Flutter of a finite rectangular Wing’D mill in pitch and heave

Abstract

Exact solutions of flutter are explored for a mode suitable for an oscillating 2D hydrofoil version of the summarised FlutterWing windpump which radically surpasses the old rotary fanpump. The imaginary part G of the 1D Theodorsen wake lift factor T rises singularly from the steady to allow 1D pure pitch flutter around the leading edge at low frequency. But its logarithmic infinite negative pitch damping by the shed vorticity is capped by the log of the 2D span. The downwash of an oscillating trailing (tip) vortex is reduced by a function of the reduced frequency based on spanwise distance. Its lag damps pitch and further raises the pitch unstable aspect ratio A to above 36. All binary pitch & heave neutral flutter frequency contours in (inertia, imbalance) space still pass through a nexus of the same total pitch inertia and imbalance as the corrected virtual mass concentrated at ¾ chord, a very high total in water.
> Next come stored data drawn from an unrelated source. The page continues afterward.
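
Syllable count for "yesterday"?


Word: "yesterday"
Syllable breakdown: yes / ter / day
Counting: 3 parts
= 3 syllables


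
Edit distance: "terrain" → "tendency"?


Word 1: "terrain" (length 7)
Word 2: "tendency" (length 8)
One optimal edit sequence (insert/delete/substitute each cost 1):
  1. keep 't'
  2. keep 'e'
  3. insert 'n'  (+1)
  4. substitute 'r' -> 'd'  (+1)
  5. substitute 'r' -> 'e'  (+1)
  6. substitute 'a' -> 'n'  (+1)
  7. substitute 'i' -> 'c'  (+1)
  8. substitute 'n' -> 'y'  (+1)
Total edit operations: 6
Edit distance = 6


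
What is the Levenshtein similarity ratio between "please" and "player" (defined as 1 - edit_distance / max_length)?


Word 1: "please" (length 6)
Word 2: "player" (length 6)
One optimal edit sequence:
  1. keep 'p'
  2. keep 'l'
  3. delete 'e'  (+1)
  4. keep 'a'
  5. substitute 's' -> 'y'  (+1)
  6. keep 'e'
  7. insert 'r'  (+1)
Edit distance = 3
Max length = max(6, 6) = 6
Similarity = 1 - 3/6
= 0.5000


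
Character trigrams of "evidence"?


Word: "evidence" (length 8)
Number of trigrams = 8 - 3 + 1 = 6
  Position 0: "evi"
  Position 1: "vid"
  Position 2: "ide"
  Position 3: "den"
  Position 4: "enc"
  Position 5: "nce"
Trigrams = "evi", "vid", "ide", "den", "enc", "nce"


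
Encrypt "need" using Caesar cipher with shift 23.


Word: "need"
Shift: 23
Each letter → (letter + shift) mod 26:
  'n' (13) + 23 = 10 → 'k'
  'e' (4) + 23 = 1 → 'b'
  'e' (4) + 23 = 1 → 'b'
  'd' (3) + 23 = 0 → 'a'
Result = "kbba"


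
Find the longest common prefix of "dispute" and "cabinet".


Word 1: "dispute"
Word 2: "cabinet"
Comparing from start:
  Pos 0: 'd' != 'c' (stop)
LCP = "" (length 0)


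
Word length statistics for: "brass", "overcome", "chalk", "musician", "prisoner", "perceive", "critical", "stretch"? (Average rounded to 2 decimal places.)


Lengths: "brass"=5, "overcome"=8, "chalk"=5, "musician"=8, "prisoner"=8, "perceive"=8, "critical"=8, "stretch"=7
Sum = 57, Count = 8
Average = 57/8 = 7.13
= avg=7.13, min=5, max=8


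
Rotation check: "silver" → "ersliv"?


Word: "silver", Candidate: "ersliv"
Method: check if candidate is substring of word+word
"silversilver" contains "ersliv"? No
Is rotation = No


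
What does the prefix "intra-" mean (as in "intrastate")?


Prefix: intra-
As in: intrastate -> intra- + state
Meaning = within


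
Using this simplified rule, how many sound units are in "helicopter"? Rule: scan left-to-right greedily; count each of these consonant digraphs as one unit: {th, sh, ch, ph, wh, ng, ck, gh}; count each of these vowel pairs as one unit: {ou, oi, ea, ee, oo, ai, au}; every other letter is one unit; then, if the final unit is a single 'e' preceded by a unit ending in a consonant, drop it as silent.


Word: "helicopter" (10 letters)
Left-to-right scan:
  (1) 'h' (letter)
  (2) 'e' (letter)
  (3) 'l' (letter)
  (4) 'i' (letter)
  (5) 'c' (letter)
  (6) 'o' (letter)
  (7) 'p' (letter)
  (8) 't' (letter)
  (9) 'e' (letter)
  (10) 'r' (letter)
Units from scan: 10
Sound units = 10 units


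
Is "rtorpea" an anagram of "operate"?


Word 1: "operate" → sorted: aeeoprt
Word 2: "rtorpea" → sorted: aeoprrt
Same letters? aeeoprt != aeoprrt
Anagram = No


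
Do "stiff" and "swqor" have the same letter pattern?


Pattern of "stiff": [0, 1, 2, 3, 3]
Pattern of "swqor": [0, 1, 2, 3, 4]
Patterns do not match
Same pattern = No


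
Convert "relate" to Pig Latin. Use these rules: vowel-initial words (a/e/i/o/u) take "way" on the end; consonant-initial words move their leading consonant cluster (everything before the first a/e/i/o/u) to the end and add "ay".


Word: "relate"
Starts with consonant(s) → move to end, add 'ay'
Consonant cluster: "r"
Pig Latin = "elateray"


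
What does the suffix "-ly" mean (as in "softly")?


Suffix: -ly
Example: softly (soft + -ly)
Meaning = in a manner


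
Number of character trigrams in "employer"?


Word: "employer" (length 8)
Number of 3-grams = length - 3 + 1 = 8 - 3 + 1
= 6


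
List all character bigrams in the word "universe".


Word: "universe" (length 8)
Number of bigrams = 8 - 2 + 1 = 7
  Position 0: "un"
  Position 1: "ni"
  Position 2: "iv"
  Position 3: "ve"
  Position 4: "er"
  Position 5: "rs"
  Position 6: "se"
Bigrams = "un", "ni", "iv", "ve", "er", "rs", "se"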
The internal bound windwise vortex from ¼ chord to trailing edge reduces as A−2 the 1D lift slope at all frequencies. It expands the 1D T = ½ double root of high frequency elliptical contours kissing the low frequency limit line at the nexus to make them dip below the line to the right of the nexus as hyperbolae with the nexal ray as left asymptote. Thus low A discovers a new wedge of high frequency binary flutter with real mass moments less than the virtual, as in water.